You are better off using filtered water especially if you are in a hard/semi hard water area. You machine's boiler will get scale build up. Volvic water is the nearest to the perfect water for brewing espresso and not causing lime scale build up. A Brita filter is a good alternative. If you are worried about specks of charcoal coming away from the filter, here's a tip. Don't pour directly from the Brita into your Classic. Pour into a clear jug, e.g. Pyrex and leave to settle. Any charcoal will settle at the bottom. You can then fill your Classic being careful not to let any charcoal specks through.


----------



## skenno (Oct 14, 2012)

I use Brita filters and haven't ever seen any black particles in the water.

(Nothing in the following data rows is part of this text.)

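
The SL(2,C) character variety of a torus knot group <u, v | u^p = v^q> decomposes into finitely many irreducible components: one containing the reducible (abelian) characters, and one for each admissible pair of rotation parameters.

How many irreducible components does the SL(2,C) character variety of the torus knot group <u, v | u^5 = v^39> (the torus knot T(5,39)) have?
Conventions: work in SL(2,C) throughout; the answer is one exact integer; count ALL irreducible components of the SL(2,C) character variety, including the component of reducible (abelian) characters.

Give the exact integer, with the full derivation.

Gamma = < u, v | u^5 = v^39 > (torus knot T(5,39)); the central element u^5 = v^39 acts as +I or -I in any irreducible SL(2,C) representation.
So on each irreducible component the traces are pinned: tr(u) = 2*cos(pi*alpha/5) with 1 <= alpha <= 4, tr(v) = 2*cos(pi*beta/39) with 1 <= beta <= 38.
The two central values (-1)^alpha I and (-1)^beta I must be the same matrix, so alpha and beta share a parity.
Enumerate parity-matched pairs: 2*19 odd-odd plus 2*19 even-even gives 76.
Total: 76 irreducible-character components + 1 reducible (abelian) component = 77.

77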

Even when I've kept the same filter for 6-8 weeks instead of the recommended 4 (no scale in the kettle after a couple of years so I'm thinking that's ok with my water).


----------



## coffeechap (Apr 5, 2012)

I use brita filters too, although they are the plumbed in commercial ones, brilliant quality water from them though


----------



## CamV6 (Feb 7, 2012)

The black particles come out when you rinse through a new cartridge. If you don't do this adequately then you may get the odd rogue speck in general use. I always prep a new cartridge by sinking it in water for 10 mins it so and then shake it under the water for a couple of minutes. Then put the cartridge in the jug. Fill the jug and pour away the first 4 litres of filtered water then you are good to go


----------



## N1l0c (Mar 19, 2012)

I use a Brita filter as well as an in-tank filter for the machine I have in London, we have incredibly hard water. In-tank filters are worth getting, would probably reduce the chance of any charcoal specks getting in to the machine at all.


----------